Crianças criminosas

Aos oito anos já traficava droga no seu bairro, assaltava idosos na baixa lisboeta. O pai esteve detido por tráfico de droga e a mãe era prostituta. Andava na rua com os punhos cerrados, como se estivesse sempre pronto para reagir. Outra criança, de 11 anos, de uma família com posses, em situação estável, não consegue estabelecer afectos, trata mal todos os adultos, inclusivamente os familiares. Apontou uma faca à irmã e, quando fez nove anos, fez queixa (ao que tudo indica falsa) dos pais à PSP por maus tratos. Outro jovem de 11 anos pediu a uma criança de quatro anos para "lhe dar beijinhos na pilinha".

São histórias com que os psicólogos, técnicos da segurança social, professores e profissionais ligados ao acompanhamento de jovens conhecem de perto. Há cerca de dez mil jovens internados, entre os primeiros meses de idade e os 21 anos, mas até aos 12 anos as respostas são essencialmente três: centros de emergência, centros de acolhimento temporário e lares de crianças e jovens.
É nestes lares que os jovens manifestam a tendência para o crime ou comportamentos desviantes que são explicados, à luz da investigação científica, por duas vertentes: o contexto social e familiar e a possibilidade (menos explicada e identificada) de perturbações neurológicas.
Os técnicos referem que os factores que levam uma criança à violência e ao crime podem ser muitos, mas nem sempre estão relacionados com a situação social e económica das famílias. Uma técnica disse ao i que há casos de crianças que têm comportamentos desviantes e até cometem crimes, mas a vergonha familiar impede o encaminhamento para as instituições. Num dos casos descritos, dois irmãos com a mesma família, o mesmo ambiente social e a mesma educação, são crianças totalmente diferentes entre si. Uma é estudiosa, com sentido de responsabilidade, afável e participativa. A outra tem graves problemas de comportamento e inserção social. Para a técnica, a total desresponsabilização das crianças cria nelas a ideia de que podem fazer tudo impunemente. A ideia de que a criança nunca tem culpa pode ser perniciosa, acrescenta. A solução, para esta responsável, pode passar pelo reforço dos meios das unidades terapêuticas para que possam articular as comissões de protecção de crianças, escolas, família e outras instituições e fazer um acompanhamento regular.

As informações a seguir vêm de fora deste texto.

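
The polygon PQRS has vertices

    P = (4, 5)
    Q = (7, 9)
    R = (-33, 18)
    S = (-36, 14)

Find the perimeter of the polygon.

92

|PQ| = √((3)² + (4)²) = √25 = 5
|QR| = √((-40)² + (9)²) = √1681 = 41
|RS| = √((-3)² + (-4)²) = √25 = 5
|SP| = √((40)² + (-9)²) = √1681 = 41
Perimeter = 5 + 41 + 5 + 41 = 92.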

A técnica refere que os principais crimes identificados são os roubos, o tráfico de droga e os abusos sexuais. Num caso relatado ao i, uma criança de 14 anos foi acusada de abuso sexual de um miúdo de sete anos, pelo que a imputabilidade já era possível - só há lugar a medida de internamento fechado a partir dos 14 anos, mas a a partir dos 12 a conduta pode ser criminalizada -, mas os técnicos vieram a perceber que fora a criança mais nova que o incitou para a prática sexual. Ainda noutro caso, os pais de duas crianças de cinco e seis anos explicaram aos responsáveis da Segurança Social que os filhos viam filmes pornográficos porque era a forma de lhes explicar a sexualidade.